AHLAN WA SAHLAN

Puisi adalah jiwa. Luapan perasaan. Dalam puisi ada cinta, nostalgia, ideologi, dan rasa syukur.


Tulislah apa yang ada di pikiranmu. Luapkan dalam coretan-coretan indahmu. Dan sepuluh tahun lagi mungkin kau akan tertawa atau bahkan mungkin coretan itu akan menjadi sebuah memori yang mahal. menjadi sebuah cerita tersendiri yang bisa dikenang. Yups, selagi kita masih bisa menulis, kenapa kita tidak meluapkannya dalam coretan-coretan? Meskipun coretan itu hanya bisa kita nikmati sendiri (hehe... menghibur diri ni?)

Pernah frustasi gara-gara karyamu gak pernah diterima? Nasiiib... nasiiib. Kalo iya, berarti kamu senasib dong ma aku. Asiiik ada temen senasib nih! Ceritanya aku lagi frustasi nih lianna (kan biasanya pake coz, sekarang ganti lianna ja biar lebih..... apa ya? lebih bernuansa kearaban gitu deh! Biar ga English mulu!) puisiku ga diterima di majalah yang pernah kukirim, akhirnya bikin blog sendiri ja deeeh. Yaah, nikmati sendirilah.

Kamis, 09 April 2009

Dalam bis

Ketika itu aku sedang duduk di samping ibuku dalam sebuah bis Cendana kecil dari terminal Bojonegoro menuju terminal Ngawi. Alhamdulillah, aku dan ibuku mendapat tempat duduk. Beberapa penumpang berdiri berdesakan karena tidak lagi kebagian tempat duduk.
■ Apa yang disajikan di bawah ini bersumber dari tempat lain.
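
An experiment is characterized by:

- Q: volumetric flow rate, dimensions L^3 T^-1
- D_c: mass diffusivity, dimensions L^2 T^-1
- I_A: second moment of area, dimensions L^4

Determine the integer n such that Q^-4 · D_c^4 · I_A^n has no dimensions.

Balance the L exponent: (4)·n from I_A, plus −4·(3) + 4·(2) = -4 from the rest, must sum to zero.
4n − 4 = 0, so n = 1.

1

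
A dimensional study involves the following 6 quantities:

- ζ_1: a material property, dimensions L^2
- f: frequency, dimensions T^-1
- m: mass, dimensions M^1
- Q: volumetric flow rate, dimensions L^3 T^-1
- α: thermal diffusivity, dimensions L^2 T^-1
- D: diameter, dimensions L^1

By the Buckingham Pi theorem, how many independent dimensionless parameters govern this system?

There are 6 variables and 3 base dimensions (M, L, T).
The dimension matrix has rank 3.
Independent dimensionless groups: 6 − 3 = 3.

3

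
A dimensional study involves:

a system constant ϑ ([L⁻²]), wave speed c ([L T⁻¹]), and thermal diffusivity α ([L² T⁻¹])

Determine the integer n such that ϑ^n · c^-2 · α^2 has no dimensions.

1

Balance the L exponent: (-2)·n from ϑ, plus −2·(1) + 2·(2) = 2 from the rest, must sum to zero.
-2n + 2 = 0, so n = 1.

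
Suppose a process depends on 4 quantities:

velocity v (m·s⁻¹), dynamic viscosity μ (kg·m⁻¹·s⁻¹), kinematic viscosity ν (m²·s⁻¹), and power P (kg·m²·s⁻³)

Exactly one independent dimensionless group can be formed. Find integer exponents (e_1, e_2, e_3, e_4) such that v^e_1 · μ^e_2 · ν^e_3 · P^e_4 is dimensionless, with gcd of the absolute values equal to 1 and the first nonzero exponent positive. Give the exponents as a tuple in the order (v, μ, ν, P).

(1, 1, 1, -1)

M: e_1·(0) + e_2·(1) + e_3·(0) + e_4·(1) = 0
L: e_1·(1) + e_2·(-1) + e_3·(2) + e_4·(2) = 0
T: e_1·(-1) + e_2·(-1) + e_3·(-1) + e_4·(-3) = 0
Solving this homogeneous linear system for the smallest-integer solution (first nonzero entry positive) gives (1, 1, 1, -1).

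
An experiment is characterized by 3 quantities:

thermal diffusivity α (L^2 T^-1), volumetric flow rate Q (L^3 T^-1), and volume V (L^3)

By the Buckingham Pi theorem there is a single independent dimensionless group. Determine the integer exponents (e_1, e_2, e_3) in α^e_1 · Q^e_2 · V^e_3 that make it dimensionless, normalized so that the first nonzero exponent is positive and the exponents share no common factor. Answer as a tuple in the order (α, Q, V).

L: e_1·(2) + e_2·(3) + e_3·(3) = 0
T: e_1·(-1) + e_2·(-1) + e_3·(0) = 0
Solving this homogeneous linear system for the smallest-integer solution (first nonzero entry positive) gives (3, -3, 1).

(3, -3, 1)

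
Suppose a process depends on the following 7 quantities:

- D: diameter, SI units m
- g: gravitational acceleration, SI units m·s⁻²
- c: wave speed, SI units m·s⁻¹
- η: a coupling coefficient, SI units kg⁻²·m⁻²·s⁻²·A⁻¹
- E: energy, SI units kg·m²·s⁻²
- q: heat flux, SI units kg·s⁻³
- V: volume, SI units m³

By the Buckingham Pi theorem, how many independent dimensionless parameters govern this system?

There are 7 variables and 4 base dimensions (M, L, T, I).
The dimension matrix has rank 4.
Independent dimensionless groups: 7 − 4 = 3.

3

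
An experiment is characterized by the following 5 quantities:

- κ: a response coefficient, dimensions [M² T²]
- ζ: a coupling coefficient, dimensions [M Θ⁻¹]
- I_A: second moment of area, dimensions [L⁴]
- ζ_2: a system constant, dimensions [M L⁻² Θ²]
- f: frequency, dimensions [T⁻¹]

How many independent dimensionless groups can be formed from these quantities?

There are 5 variables and 4 base dimensions (M, L, T, Θ).
The dimension matrix has rank 4.
Independent dimensionless groups: 5 − 4 = 1.

1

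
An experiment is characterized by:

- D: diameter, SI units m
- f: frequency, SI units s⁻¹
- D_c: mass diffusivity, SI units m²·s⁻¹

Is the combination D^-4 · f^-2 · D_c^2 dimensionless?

yes

Sum the exponent of each base dimension across the product:
  M: −4·[D]_M − 2·[f]_M + 2·[D_c]_M = −4·(0) − 2·(0) + 2·(0) = 0
  L: −4·[D]_L − 2·[f]_L + 2·[D_c]_L = −4·(1) − 2·(0) + 2·(2) = 0
  T: −4·[D]_T − 2·[f]_T + 2·[D_c]_T = −4·(0) − 2·(-1) + 2·(-1) = 0
  Θ: −4·[D]_Θ − 2·[f]_Θ + 2·[D_c]_Θ = −4·(0) − 2·(0) + 2·(0) = 0
All base exponents vanish — dimensionless.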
Kalau tidak salah waktu itu berkisar tanggal 7 Syawal. Jadi arus balik masih ramai.
Entah waktu itu aku kelas berapa KMI. Yang pasti Ibuku belum tega membiarkanku berangkat sendiri dan masih setia mengantarku sampai pondok tercinta, Gontor Putri 1. Hehee.... anak mami juga nih!
Baru berjalan beberapa menit, bis berhenti. Tampaknya sopir bus masih sangat bernafsu mencari penumpang meskipun bis sudah mengerang karena terlalu sesak. Seorang ibu muda sambil menggendong anaknya yang masih sangat kecil -sekitar satu tahunanlah- bergabung dalam bis. Entah kenapa naluri kemanusiaanku jalan juga. Aku merasa kasihan melihat ibu itu. Tapi aku tidak langsung berdiri. Kulirik ibuku memberi isyarat kalau aku ingin berdiri dan memberikan tempat dudukku kepada ibu muda yang sedang menggendong anaknya tersebut. Namun.... Ibuku menggeleng. Aku kecewa. Tapi aku tidak menyerah. Kupaksa Ibu untuk memberiku izin. masih dengan isyarat, tanpa suara. Akhirnya Ibuku kalah. Hehe.....
Ibu mengingatkanku bahwa perjalanan masih dua jam. Masih lama. "Kuat ga berdiri dua jam?". Aku mengangguk. Ibu pun mengangguk juga akhirnya. Yes! berhasil.
Aku lantas berdiri dan mempersilahkan ibu muda tadi -entah siapa namanya, ga terpikir untuk kenalan- duduk di samping Ibuku.
Cape juga sih berdiri hampir dua jam. Tapi ada rasa puas. Nikmat.
Heeemmmm, jadi teringat beberapa tahun sebelum itu. Ketika aku masih duduk di bangku Mts. Peristiwanya juga terjadi dalam bis. Bis yang kutumpangi bersama Ibu dari Surabaya menuju Lamongan. Ketika itu aku dan ibuku sama-sama berdiri karena semua tempat duduk sudah penuh. Ibuku menggendong keponakanku (waah dah jadi tante nih!) yang berumur dua tahun (Aku sayang banget nih sama dia. kangen nih lama ga ketemu). Sedih..... ga ada seorang pun yang mau berdiri. Setelah beberapa lamaa.... keponakanku menangis ingin duduk. Tapi semua tempat duduk sudah penuh. Akhirnya ada juga seorang pemuda yang bersedia memberikan tempat duduknya kepada ibuku. Thanks.